The data used by that site is available in the S3 bucket we have created, and can be bulk loaded into the target cluster from the EC2 instance (see https://docs.aws.amazon.com/neptune/latest/userguide/bulk-load-data.html for more details), e.g.

$ curl -X POST \
    -H 'Content-Type: application/json' \
    https://rahneptune20201211102942965200000006.cluster-ce6eqomcqsmi.eu-west-2.neptune.amazonaws.com:8182/loader -d '
    {
      "source" : "s3://rahneptune20201211102937488800000001/air-routes-latest-nodes.csv",
      "format" : "csv",
      "iamRoleArn" : "arn:aws:iam::422515236307:role/rahneptune",
      "region" : "eu-west-2",
      "failOnError" : "FALSE",
      "parallelism" : "MEDIUM",
      "updateSingleCardinalityProperties" : "FALSE",
      "queueRequest" : "TRUE"
    }'

$ curl -X POST \
    -H 'Content-Type: application/json' \
    https://rahneptune20201211102942965200000006.cluster-ce6eqomcqsmi.eu-west-2.neptune.amazonaws.com:8182/loader -d '
    {
      "source" : "s3://rahneptune20201211102937488800000001/air-routes-latest-edges.csv",
      "format" : "csv",
      "iamRoleArn" : "arn:aws:iam::422515236307:role/rahneptune",
      "region" : "eu-west-2",
      "failOnError" : "FALSE",
      "parallelism" : "MEDIUM",
      "updateSingleCardinalityProperties" : "FALSE",
      "queueRequest" : "TRUE"
    }'

$ curl -G 'https://rahneptune20201211102942965200000006.cluster-ce6eqomcqsmi.eu-west-2.neptune.amazonaws.com:8182/loader'

License

Copyright 2020 Leap Beyond Emerging Technologies B.V.
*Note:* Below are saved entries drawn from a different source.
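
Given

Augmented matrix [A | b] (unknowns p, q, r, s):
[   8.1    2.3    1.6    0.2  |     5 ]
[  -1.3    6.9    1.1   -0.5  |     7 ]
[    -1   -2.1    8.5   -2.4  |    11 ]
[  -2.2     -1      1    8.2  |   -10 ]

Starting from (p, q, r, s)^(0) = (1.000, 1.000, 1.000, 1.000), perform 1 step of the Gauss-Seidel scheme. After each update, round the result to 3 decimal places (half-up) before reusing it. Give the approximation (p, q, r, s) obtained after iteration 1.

Iteration 1:
  p = (5 - (2.3)·1.000 - (1.6)·1.000 - (0.2)·1.000) / (8.1) = 0.111
  q = (7 - (-1.3)·0.111 - (1.1)·1.000 - (-0.5)·1.000) / (6.9) = 0.948
  r = (11 - (-1)·0.111 - (-2.1)·0.948 - (-2.4)·1.000) / (8.5) = 1.824
  s = (-10 - (-2.2)·0.111 - (-1)·0.948 - (1)·1.824) / (8.2) = -1.297

(0.111, 0.948, 1.824, -1.297)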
Licensed under the Apache License, Version 2.0 (the "License"); you may not use this file except in compliance with the License. You may obtain a copy of the License at

http://www.apache.org/licenses/LICENSE-2.0

Unless required by applicable law or agreed to in writing, software distributed under the License is distributed on an "AS IS" BASIS, WITHOUT WARRANTIES OR CONDITIONS OF ANY KIND, either express or implied. See the License for the specific language governing permissions and limitations under the License.